Sugar and spice and all things nice

My therapist has remarked a few times that I don’t talk much about my teenage years. No, I don’t. I’m too embarrassed and ashamed; too afraid to go there. All this time I’ve thought I was the problem: that there was some inherent defect in me; some inherent badness that I’ve not wanted to reveal.

I’m starting to wonder, though, if I wasn’t the problem after all. Well… I was, but only because of circumstances and the things that were done to me – not because I was inherently bad in any way.

Even after all these months of therapy I’m still not sure about this.

I was very unhappy for most of my teenage years. Aside from the regular awkwardness of growing up, there was the fact that I lived two lives: one pretending I was “normal” when at school… and another life at home.

I was a social outcast, particularly with boys. I avoided being around the boys, except in groups. I’d go to parties, but I’d act the fool and get drunk. It got laughs and also blocked out the hard stuff.

I didn’t get asked on a date until I was about 17. I never got asked to the “prom”. I never had that gooey, gushy awkwardness of teenage boys and girls.
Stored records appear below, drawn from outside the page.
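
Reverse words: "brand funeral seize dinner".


Original: "brand funeral seize dinner"
Words (1..n): brand | funeral | seize | dinner
Reversed (n..1): dinner | seize | funeral | brand
Result = "dinner seize funeral brand"


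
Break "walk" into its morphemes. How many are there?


Word: "walk"
Morphemes: walk
Each morpheme carries meaning
= 1 morpheme


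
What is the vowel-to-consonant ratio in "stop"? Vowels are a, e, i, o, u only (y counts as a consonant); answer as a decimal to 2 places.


Word: "stop"
Vowels (a,e,i,o,u): 1
Consonants: 3
Ratio = 1/3
= 0.33


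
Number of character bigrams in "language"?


Word: "language" (length 8)
Number of 2-grams = length - 2 + 1 = 8 - 2 + 1
= 7


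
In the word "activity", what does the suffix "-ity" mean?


Suffix: -ity
Example: activity (active + -ity, with a spelling change)
Meaning = quality of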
I was even too embarrassed to hang around too long at the tram stop after school. I was fat and ugly and I thought that’s why the boys didn’t like me. Perhaps it was, I don’t know? Or perhaps it was just that I didn’t understand life and boys and stuff like that? Perhaps it was that my father had scarred me so I was too scared, I don’t know?

When I was about 15 my father started accusing me of being a lesbian. It sounds so silly now, but when you’re 15 and growing up and life is awkward and fumbly and hard anyway… well, it just adds another scar. It shouldn’t, but given that everything my father said to me was negative, he only meant one thing with these comments. (As I sit here now, I wonder what the hell sort of father makes those kinds of comments to his daughter anyway, but I haven’t digested that.)
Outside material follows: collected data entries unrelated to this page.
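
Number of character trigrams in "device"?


Word: "device" (length 6)
Number of 3-grams = length - 3 + 1 = 6 - 3 + 1
= 4


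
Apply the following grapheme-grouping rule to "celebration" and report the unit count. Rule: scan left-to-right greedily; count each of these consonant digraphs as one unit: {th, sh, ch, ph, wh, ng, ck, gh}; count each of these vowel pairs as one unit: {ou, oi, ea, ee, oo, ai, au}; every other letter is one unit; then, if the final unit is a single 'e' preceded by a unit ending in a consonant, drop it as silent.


Word: "celebration" (11 letters)
Left-to-right scan:
  (1) 'c' (letter)
  (2) 'e' (letter)
  (3) 'l' (letter)
  (4) 'e' (letter)
  (5) 'b' (letter)
  (6) 'r' (letter)
  (7) 'a' (letter)
  (8) 't' (letter)
  (9) 'i' (letter)
  (10) 'o' (letter)
  (11) 'n' (letter)
Units from scan: 11
Sound units = 11 units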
So I felt alone and unloved and that I didn’t belong, either at home or at school/with friends. I hated going home after school. My father and I would fight. When I grew up a bit I started arguing and fighting back… and that always spelled trouble. Eventually I learned that and I’d hide away in my room and do my homework… and cut myself or burn myself, just to take myself away for a little while.
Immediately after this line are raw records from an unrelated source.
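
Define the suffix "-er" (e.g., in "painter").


Suffix: -er
Example: painter = paint + -er
Meaning = one who / more


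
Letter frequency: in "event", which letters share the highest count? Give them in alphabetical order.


Word: "event"
Letter counts:
  'e': 2
  'n': 1
  't': 1
  'v': 1
Maximum count = 2
Most frequent = 'e' (2 times each)


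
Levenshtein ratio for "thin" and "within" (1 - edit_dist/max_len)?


Word 1: "thin" (length 4)
Word 2: "within" (length 6)
One optimal edit sequence:
  1. insert 'w'  (+1)
  2. insert 'i'  (+1)
  3. keep 't'
  4. keep 'h'
  5. keep 'i'
  6. keep 'n'
Edit distance = 2
Max length = max(4, 6) = 6
Similarity = 1 - 2/6
= 0.6667


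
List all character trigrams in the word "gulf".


Word: "gulf" (length 4)
Number of trigrams = 4 - 3 + 1 = 2
  Position 0: "gul"
  Position 1: "ulf"
Trigrams = "gul", "ulf"


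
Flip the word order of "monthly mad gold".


Original: "monthly mad gold"
Words (1..n): monthly | mad | gold
Reversed (n..1): gold | mad | monthly
Result = "gold mad monthly"


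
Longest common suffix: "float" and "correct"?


Word 1: "float"
Word 2: "correct"
Comparing from end:
  Pos -1: 't' == 't'
  Pos -2: 'a' != 'c' (stop)
LCS = "t" (length 1)


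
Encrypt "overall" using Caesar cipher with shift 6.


Word: "overall"
Shift: 6
Each letter → (letter + shift) mod 26:
  'o' (14) + 6 = 20 → 'u'
  'v' (21) + 6 = 1 → 'b'
  'e' (4) + 6 = 10 → 'k'
  'r' (17) + 6 = 23 → 'x'
  'a' (0) + 6 = 6 → 'g'
  'l' (11) + 6 = 17 → 'r'
  'l' (11) + 6 = 17 → 'r'
Result = "ubkxgrr"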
Back then I’d tell myself that I didn’t want to go out anyway, but I did. I didn’t understand why the boys didn’t like me. I thought I was broken in some way. I just wanted to be pretty like the other girls and dress up in pretty dresses. Even now I’d like a pretty dress, but I’m still too embarrassed and ashamed to wear it.


7 thoughts on “Sugar and spice and all things nice

  1. A lot of adults in my life suggested to my parents and to me that I was gay, because of my creative interests, my inherent tidiness, and the fact that I didn’t date. I don’t know why people feel the need to say things like that to kids who don’t relate to the opposite sex when they are teenagers. I didn’t date until I was almost 20.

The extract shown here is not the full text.